The overall distribution it thinks it saw would actually be obtained by simulating from a normal with this distribution of means and a standard deviation of 1 (that would be the posterior predictive distriution describing how a new observation from the same distribution is predicted to be distributed like). That would of course still be a normal distribution (i.e. with a peak around the mean) and dropping off towards the edge of the uniform distribution (because you told it that sigma=1). No matter what you do a single normal distribution is too unflexible to approximate a uniform distribution all that well. Perhaps a mixture of normals (with unknown means and standard deviations) would look a bit better, but if you told the program that you have drawn the data from a uniform distribution, then I would expect the best result.

• I've clarified my second question since you answered. I thought the whole point of MCMC was to get draws from the posterior that approximated a complicated distribution that observed data was drawn from. My question is: how would I get PyMC3 to return draws from even a simple uniform distribution? – JBWhitmore Mar 27 '16 at 6:40
• Other than correctly assuming a uniform sampling distribution? Using a sufficiently complex class of distributions (as mentioned e.g. mixtures). But really, MCMC is primarily about simulating from a posterior, for which the normalizing constant is analytically intractable. – Björn Mar 27 '16 at 8:58

I can't really read the code, but using a normal model to approximate a uniform should always result in exactly this result: a normal centered at the uniform mean with variance to match. If you want a better approximation, give the model more flexibility to adapt to the data. If you want the best outcome, though, you'll have to correctly specify the model.

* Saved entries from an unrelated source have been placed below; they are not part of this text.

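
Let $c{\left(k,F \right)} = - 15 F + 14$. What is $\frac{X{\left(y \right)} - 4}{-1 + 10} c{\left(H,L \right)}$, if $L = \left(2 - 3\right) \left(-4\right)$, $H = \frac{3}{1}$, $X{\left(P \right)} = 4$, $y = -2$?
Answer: $0$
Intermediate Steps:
$H = 3$ ($H = 3 \cdot 1 = 3$)
$L = 4$ ($L = \left(-1\right) \left(-4\right) = 4$)
$c{\left(k,F \right)} = 14 - 15 F$
$\frac{X{\left(y \right)} - 4}{-1 + 10} c{\left(H,L \right)} = \frac{4 - 4}{-1 + 10} \left(14 - 60\right) = \frac{0}{9} \left(14 - 60\right) = 0 \cdot \frac{1}{9} \left(-46\right) = 0 \left(-46\right) = 0$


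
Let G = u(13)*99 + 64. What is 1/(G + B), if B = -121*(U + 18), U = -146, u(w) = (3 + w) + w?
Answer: 1/18423 ≈ 5.4280e-5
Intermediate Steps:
u(w) = 3 + 2*w
B = 15488 (B = -121*(-146 + 18) = -121*(-128) = 15488)
G = 2935 (G = (3 + 2*13)*99 + 64 = (3 + 26)*99 + 64 = 29*99 + 64 = 2871 + 64 = 2935)
1/(G + B) = 1/(2935 + 15488) = 1/18423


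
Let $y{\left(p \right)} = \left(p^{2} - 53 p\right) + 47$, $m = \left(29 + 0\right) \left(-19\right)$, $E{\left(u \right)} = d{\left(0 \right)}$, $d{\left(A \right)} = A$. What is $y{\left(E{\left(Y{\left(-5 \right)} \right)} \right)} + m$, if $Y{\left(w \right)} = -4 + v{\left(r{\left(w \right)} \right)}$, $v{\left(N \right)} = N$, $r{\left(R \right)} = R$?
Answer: $-504$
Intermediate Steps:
$Y{\left(w \right)} = -4 + w$
$E{\left(u \right)} = 0$
$m = -551$ ($m = 29 \left(-19\right) = -551$)
$y{\left(p \right)} = 47 + p^{2} - 53 p$
$y{\left(E{\left(Y{\left(-5 \right)} \right)} \right)} + m = \left(47 + 0^{2} - 0\right) - 551 = \left(47 + 0 + 0\right) - 551 = 47 - 551 = -504$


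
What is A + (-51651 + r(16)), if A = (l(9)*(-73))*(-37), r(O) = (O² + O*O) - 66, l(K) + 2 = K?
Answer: -32298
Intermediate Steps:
l(K) = -2 + K
r(O) = -66 + 2*O² (r(O) = (O² + O²) - 66 = 2*O² - 66 = -66 + 2*O²)
A = 18907 (A = ((-2 + 9)*(-73))*(-37) = (7*(-73))*(-37) = -511*(-37) = 18907)
A + (-51651 + r(16)) = 18907 + (-51651 + (-66 + 2*16²)) = 18907 + (-51651 + (-66 + 2*256)) = 18907 + (-51651 + (-66 + 512)) = 18907 + (-51651 + 446) = 18907 - 51205 = -32298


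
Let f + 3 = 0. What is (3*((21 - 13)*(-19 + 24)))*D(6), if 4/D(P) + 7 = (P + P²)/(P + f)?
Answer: 480/7 ≈ 68.571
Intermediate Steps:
f = -3 (f = -3 + 0 = -3)
D(P) = 4/(-7 + (P + P²)/(-3 + P)) (D(P) = 4/(-7 + (P + P²)/(P - 3)) = 4/(-7 + (P + P²)/(-3 + P)))
(3*((21 - 13)*(-19 + 24)))*D(6) = (3*((21 - 13)*(-19 + 24)))*(4*(-3 + 6)/(21 + 6² - 6*6)) = (3*(8*5))*(4*3/(21 + 36 - 36)) = (3*40)*(4*3/21) = 120*(4*(1/21)*3) = 120*(4/7) = 480/7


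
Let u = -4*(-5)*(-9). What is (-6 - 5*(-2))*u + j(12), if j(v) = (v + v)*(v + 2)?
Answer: -384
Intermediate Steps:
j(v) = 2*v*(2 + v) (j(v) = (2*v)*(2 + v) = 2*v*(2 + v))
u = -180 (u = 20*(-9) = -180)
(-6 - 5*(-2))*u + j(12) = (-6 - 5*(-2))*(-180) + 2*12*(2 + 12) = (-6 + 10)*(-180) + 2*12*14 = 4*(-180) + 336 = -720 + 336 = -384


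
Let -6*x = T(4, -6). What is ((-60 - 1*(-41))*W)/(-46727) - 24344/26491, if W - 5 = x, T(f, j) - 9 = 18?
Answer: -2274540847/2475689914 ≈ -0.91875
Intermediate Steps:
T(f, j) = 27 (T(f, j) = 9 + 18 = 27)
x = -9/2 (x = -⅙*27 = -9/2 ≈ -4.5000)
W = ½ (W = 5 - 9/2 = ½ ≈ 0.50000)
((-60 - 1*(-41))*W)/(-46727) - 24344/26491 = ((-60 - 1*(-41))*(½))/(-46727) - 24344/26491 = ((-60 + 41)*(½))*(-1/46727) - 24344*1/26491 = -19*½*(-1/46727) - 24344/26491 = -19/2*(-1/46727) - 24344/26491 = 19/93454 - 24344/26491 = -2274540847/2475689914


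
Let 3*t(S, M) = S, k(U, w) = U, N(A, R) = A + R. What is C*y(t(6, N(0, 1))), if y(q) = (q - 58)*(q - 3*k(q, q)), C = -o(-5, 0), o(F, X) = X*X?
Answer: 0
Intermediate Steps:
o(F, X) = X²
t(S, M) = S/3
C = 0 (C = -1*0² = -1*0 = 0)
y(q) = -2*q*(-58 + q) (y(q) = (q - 58)*(q - 3*q) = (-58 + q)*(-2*q) = -2*q*(-58 + q))
C*y(t(6, N(0, 1))) = 0*(2*((⅓)*6)*(58 - 6/3)) = 0*(2*2*(58 - 1*2)) = 0*(2*2*(58 - 2)) = 0*(2*2*56) = 0*224 = 0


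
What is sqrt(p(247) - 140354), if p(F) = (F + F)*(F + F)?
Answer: sqrt(103682) ≈ 322.00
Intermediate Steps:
p(F) = 4*F**2 (p(F) = (2*F)*(2*F) = 4*F**2)
sqrt(p(247) - 140354) = sqrt(4*247**2 - 140354) = sqrt(4*61009 - 140354) = sqrt(244036 - 140354) = sqrt(103682)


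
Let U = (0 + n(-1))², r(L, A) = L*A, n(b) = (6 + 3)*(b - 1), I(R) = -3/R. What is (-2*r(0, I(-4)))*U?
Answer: 0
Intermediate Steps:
n(b) = -9 + 9*b (n(b) = 9*(-1 + b) = -9 + 9*b)
r(L, A) = A*L
U = 324 (U = (0 + (-9 + 9*(-1)))² = (0 + (-9 - 9))² = (0 - 18)² = (-18)² = 324)
(-2*r(0, I(-4)))*U = -2*(-3/(-4))*0*324 = -2*(-3*(-¼))*0*324 = -3*0/2*324 = -2*0*324 = 0*324 = 0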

I think that the root of your understanding is in parsing the quotation

My confusion comes from the oft repeated "Markov Chain Monte Carlo is a technique to solve the problem of sampling from a complicated distribution."

Note the the quote says "complicated," not "unknown." In Bayesian statistics, we're perfectly capable of writing out what the probability distribution over the parameters given the data must be -- but it's usually completely intractable to evaluate. Typically, the math is only straightforward for the simplest models, and advanced calculus can take us a little further, but a Bayesian problem of even modest complexity requires simulation to resolve, particularly Bayesian hierarchical models.

Your writing here also supports my interpretation of where the misunderstanding lies.

So I tried to see if I could learn a stupidly simple distribution (uniform). I created some fake data drawn uniformly from (0-5).

Again, I think that you've miscast the problem. PyMC isn't "learning" a distribution. You're just drawing samples from a specified functional form. The way of going about that is somewhat complicated, but it's just about drawing samples from the model that you've specified. The normal has support over the real line, so PyMC is drawing samples from the reals. The data more strongly support samples drawn from $[0,5]$ (can you see why?) but nothing about the model you've specified excludes $\pm6$ (for example) from having positive probability.

I would recommend reading more about Bayesian statistics. Gelman's Bayesian Data Analysis is a great place to start.